What Are the Principal Components?#

The principal components are vectors that describe the (new) dimension of the highest variance in the data. Each principal component must be orthogonal (i.e., at a right angle) to each other. So, suppose we visualise the above data’s first and second principal components. In that case, we see that the first component will follow the direction of the data along the positive diagonal in the plot. Meanwhile, the second principal component must be orthogonal to this so that it will sit at a right angle to the first.

fig, axes = plt.subplots(1, 2, figsize=(8, 4))
for i, ax in enumerate(axes):
    data.plot(kind='scatter', x='x', y='y', ax=ax)
    ax.plot([-pca.components_[i, 0] * 3, pca.components_[i, 0] * 3], 
            [-pca.components_[i, 1] * 3, pca.components_[i, 1] * 3], color='k', lw=2)
    ax.axis('equal')
    ax.set_aspect('equal')
plt.show()
../_images/31880dcdb55f7affaec089c3b07468116708b39496544c9419b99461660215de.png

Where Does PCA Go Wrong?#

PCA assumes there are linear relationships present in the data. Consider the following moon-shaped data.

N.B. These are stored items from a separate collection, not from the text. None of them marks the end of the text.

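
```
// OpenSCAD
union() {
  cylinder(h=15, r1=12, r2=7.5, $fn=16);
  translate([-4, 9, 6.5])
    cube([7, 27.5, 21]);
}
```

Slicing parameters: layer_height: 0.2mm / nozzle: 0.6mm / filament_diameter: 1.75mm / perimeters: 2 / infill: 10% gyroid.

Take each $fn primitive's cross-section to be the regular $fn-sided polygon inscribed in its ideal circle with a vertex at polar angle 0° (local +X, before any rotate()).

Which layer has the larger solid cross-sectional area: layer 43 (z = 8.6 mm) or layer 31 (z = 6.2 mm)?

Layer 43 (z = 8.6): the cone (r1=12→r2=7.5) has section circumradius 9.420 here — a regular 16-gon (area = (16/2)·9.420²·sin(360°/16) = 271.66 mm²); the cube at (-4, 9) is present — its section is the full 7×27.5 rectangle (area 192.50 mm²); Merging all regions: the regions partially overlap — summed areas 464.16 mm² minus the doubly-counted overlap 0.89 mm² gives 463.28 mm² — area = 463.28 mm². So its area = 463.28 mm². Layer 31 (z = 6.2): the cone: at t=0.413 of its height the radius interpolates to r₁+(r₂−r₁)t = 10.140, giving a regular 16-gon of that circumradius (area = (16/2)·10.140²·sin(360°/16) = 314.78 mm²); the cube at (-4, 9) does not reach this height (z outside [6.5, 27.5]); Taking the union: only the cone is present, so the union is just that shape — area = 314.78 mm². So its area = 314.78 mm². Layer 43 is larger (463.28 vs 314.78 mm²).

layer 43 (z = 8.6 mm)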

data = pd.read_csv('./../data/moon.csv')
fig, ax = plt.subplots(figsize=(4, 4))
data.plot(kind='scatter', x='x', y='y', ax=ax)
ax.axis('equal')
plt.show()
../_images/8ed75c687af3a1fe1d421d94d362c043ef483bd7c2436b63cdf7ab41bbb8af47.png

There are some relationships in the data that we should aim to describe. However, is we attempt to use the data’s principal components to describe it, we find that both are equally weighted.

pca = PCA()
pca.fit(data)
pca.explained_variance_
array([0.4965731, 0.4002065])

This isn’t surprising if we visualise the principal components plotted on top of the data.

fig, axes = plt.subplots(1, 2, figsize=(8, 4))
for i, ax in enumerate(axes):
    data.plot(kind='scatter', x='x', y='y', ax=ax)
    ax.plot([-pca.components_[i, 0] * 3, pca.components_[i, 0] * 3], 
            [-pca.components_[i, 1] * 3, pca.components_[i, 1] * 3], color='k', lw=2)
    ax.axis('equal')
    ax.set_aspect('equal')
plt.show()
../_images/edbfd882014fb3706820fd0cf2d8fdacbeb7d01e9a6d93f763e76b7db9f8fecb.png

The components cannot describe the curve in the data; instead, they sit along \(x=0\) and \(y=0\). This is because the principal components can only be linear, and the non-linear relationships present in the data cannot be accurately modelled. Therefore, it is generally a good idea to check the linearity of your data before PCA is applied.

Warning

There is no hard rule for how linear data must be to use PCA successfully. However, it is essential to consider the model (for PCA, it is a linear one) that is being assumed.